Overall, classpath will be more relevant for features that particularly
target the JVM.
More language agnostic attributes, which I'm more worried about, are
sets of directories related to the project. We can search those
directories, and we can list files in them (and implement, based on
that, the feature "jump to file in the project", with completion).
We have currently selected two attributes like that: "project roots",
directories which contain the code of the current project, and "search
path" (which would probably be more appropriately named as "library
roots"). Those directories contain the code that the current project
refers to.
For C or C++ the closest analog would be the include path. For Ruby or
Python - the directories in the current language installation where the
libraries are installed.
For JVM languages, the classpath seems to be the closest thing, but it
contains compiled code. The same jars can also contain sources (I
think?), but searching through them, as well as listing contained files,
or visiting them, is tricker.
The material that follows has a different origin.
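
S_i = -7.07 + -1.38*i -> [-7.07, -8.45, -9.83, -11.21, -12.59]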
We should probably consider that for a
later stage.
(That means that as long as the projects are built in dependency order,
they can in *theory* be be checked out separately and built separately,
parent, and dependencies to other projects can be resolved against the
local cache. In practice, however, it is simpler to organize the maven
project in the recommended hierarchy and let maven handle built order
and stuff)
This is all great, but as long as Maven knows how to build the project,
is there a reason for the project API to know these details?
Depends on what you mean with important project attributes...?
The full set will probably emerge incrementally, over time, as
developers who want to use the project API complain that it covers too
little.
If "project" is the parent pom.xml of the two modules, you can set
properties in "project" that are shared by module1 and module2. You can
also share plugin configurations in this way.
All right. So either the project API will handle of property
inheritance, or the implementations will need to do that.
The latter imposes some difficulties on how the project values are
constructed, but since the multi-module project model seem to be
prevalent in the Maven world only, I think I'd rather have a simpler API.
eclipse m2e will still recognize that "module1" contains the dependency
of "module2" and build them in order (they will show up as project
dependencies in the project classpath in eclipse).
So I take it the dependencies are mostly important for the "build
everything" command.
The default search scope in eclipse is "workspace", which is the
projects seen in eclipse's package explorer.
That's very interesting. Maybe we'll have a notion of a workspace (the
set of the currently opened projects), as well as manual
"open/visit/close project" commands. Like, in the second version.